I often say that too much of a good thing is not a good thing. You may be surprised, but this philosophy is even relevant to how we use our smarts.

I think easily with questions because I’m very logic smart. Analyzing and comparing come naturally to me. I want things to make sense. To me.

When people or things disappoint or confuse me, I think a lot about the situation. I can get stuck. Frustrated. Even angry if solutions don’t come to mind. I’m sure you’ve heard of the “paralysis of analysis.” That used to describe me. Past tense.

Have you wrestled with questions regarding the horrible tornadoes of this week? There’s nothing wrong with asking.

Why did so many people, including children, have to die?

What are all those people going to do now?

How long will it take to rebuild? Will they have the money?

Will teachers and the schools ever really recover?

Why doesn’t the “paralysis of analysis” describe me anymore? Why don’t I need to be able to answer questions like these?

I’ve learned to recognize when I’m stuck and I refuse to stay there long. It’s not healthy and it’s not helpful.

Sometimes safe colleagues and friends point out the paralysis to me.
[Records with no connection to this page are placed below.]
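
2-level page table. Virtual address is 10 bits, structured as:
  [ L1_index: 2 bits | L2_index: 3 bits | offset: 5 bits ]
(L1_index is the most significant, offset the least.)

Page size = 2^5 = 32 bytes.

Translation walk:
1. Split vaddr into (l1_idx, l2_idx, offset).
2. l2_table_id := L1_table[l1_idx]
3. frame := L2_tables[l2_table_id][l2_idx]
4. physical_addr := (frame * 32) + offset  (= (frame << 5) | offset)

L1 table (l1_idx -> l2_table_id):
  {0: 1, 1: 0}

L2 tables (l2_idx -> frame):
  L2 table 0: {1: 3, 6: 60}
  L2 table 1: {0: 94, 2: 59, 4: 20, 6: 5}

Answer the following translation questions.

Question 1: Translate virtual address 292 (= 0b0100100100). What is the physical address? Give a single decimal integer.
vaddr = 292 = 0b0100100100
Split: l1_idx=1, l2_idx=1, offset=4
L1[1] = 0
L2[0][1] = 3
paddr = 3 * 32 + 4 = 100

Answer: 100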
That helps. They lovingly challenge me to move on, trust God, and make a decision if the paralysis involves a personal issue.

But, the real change occurred when I saw my sin. Sin? Yes. Isn’t it often the problem?

Ultimately, trying to figure out everything is prideful. As a believer in the Lord Jesus Christ and the God of the Bible, I have to choose to remember He is in charge. Nothing surprises Him. He allows everything. He gets the big picture and I have to choose to trust Him with that. Sometimes, it’s a daily decision. Or, like this week, almost an hour by hour decision.

There’s nothing wrong with asking big questions of God. He can handle it and He loves it when we’re honest with Him. Job, a Bible hero who asked many, many questions as he tried to discern why he was suffering so much loss eventually concluded:

“To God belong wisdom and power; counsel and understanding are His.” Job 12:13

“How great is God—beyond our understanding!” Job 36:26

“God’s voice thunders in marvelous ways; He does great things beyond our understanding.” Job 37:5

The Prophet Isaiah also reminds us, in Isaiah 40:28 that “God’s understanding no one can fathom.”

Trauma isn’t the only thing that can’t be fully understood. I’m grateful for God’s peace:

“And the peace of God, which transcends all understanding, will guard your hearts and your minds in Christ Jesus.” Philippians 4:7

I’d often prefer to understand. I’m grateful I believe.